Agentes cumprem 16 mandados de busca e apreensão expedidos pelo STF, aprofundando investigações sobre gestão fraudulenta, sonegação e licenciamentos irregulares
A Polícia Federal (PF) deflagrou a segunda fase da Operação Sem Refino, cumprindo 16 mandados de busca e apreensão no estado do Rio de Janeiro. A ação conta com autorização do Supremo Tribunal Federal (STF) e atinge endereços ligados a figuras de destaque na política regional, como o ex-governador Cláudio Castro.

O foco da investigação: Combustíveis e licenças suspeitas
Desta vez, a operação aprofunda apurações sobre crimes contra a ordem econômica, gestão temerária e fraudulenta, lavagem de dinheiro, sonegação fiscal e evasão de divisas ligados ao setor de comercialização de combustíveis.

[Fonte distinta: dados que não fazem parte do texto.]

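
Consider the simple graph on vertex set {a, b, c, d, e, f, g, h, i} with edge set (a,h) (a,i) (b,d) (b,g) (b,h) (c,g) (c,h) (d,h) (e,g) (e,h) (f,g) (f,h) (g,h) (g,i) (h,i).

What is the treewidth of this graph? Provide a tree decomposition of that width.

The largest bag has 3 vertices, giving width 2; this decomposition certifies tw(G) ≤ 2. On the other hand G contains the 3-clique {b, d, h}. A clique must lie in a single bag of any decomposition, so no decomposition can have width below 2. Combining the bounds, tw(G) = 2.

Treewidth 2.
Bags: B1 = {g, h, i}  B2 = {f, g, h}  B3 = {a, h, i}  B4 = {b, g, h}  B5 = {c, g, h}  B6 = {b, d, h}  B7 = {e, g, h}
Tree: B1–B2, B1–B3, B1–B4, B2–B5, B4–B6, B2–B7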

De acordo com as autoridades federais, o escopo da investigação ganhou novos contornos ao mirar suspeitas de fraudes na concessão de licenças ambientais para refinarias, realizadas supostamente à revelia das diretrizes técnicas dos órgãos competentes. Imóveis estratégicos utilizados para reuniões e negociações do esquema — incluindo um local em Petrópolis — também foram alvos das equipes policiais.

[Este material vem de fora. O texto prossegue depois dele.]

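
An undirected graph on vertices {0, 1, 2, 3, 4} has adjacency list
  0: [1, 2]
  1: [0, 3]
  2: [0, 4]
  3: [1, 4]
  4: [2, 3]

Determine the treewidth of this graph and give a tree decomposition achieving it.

Treewidth 2.
One such decomposition:
Bags: B1 = {1, 3, 4}  B2 = {0, 1, 4}  B3 = {0, 2, 4}
Tree: B1–B2, B2–B3

The largest bag has 3 vertices, giving width 2; this decomposition certifies tw(G) ≤ 2. Since 4–3–1–0–2–4 is a cycle in G, G is not acyclic. Forests are exactly the graphs of treewidth ≤ 1, so tw(G) ≥ 2. Hence tw(G) = 2 exactly.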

Desdobramentos institucionais
A ofensiva policial ocorre no âmbito das diretrizes vinculadas à ADPF (Arguição de Descumprimento de Preceito Fundamental) 635 do STF, que orienta investigações rigorosas sobre a atuação de redes criminosas estruturadas e suas eventuais conexões com agentes públicos no Rio de Janeiro.
Enquanto os agentes cumprem as ordens judiciais e recolhem novos elementos de prova, a defesa dos investigados e os representantes dos alvos da operação seguem acompanhando as diligências, reiterando disposição para prestar esclarecimentos à Justiça conforme o andamento processual.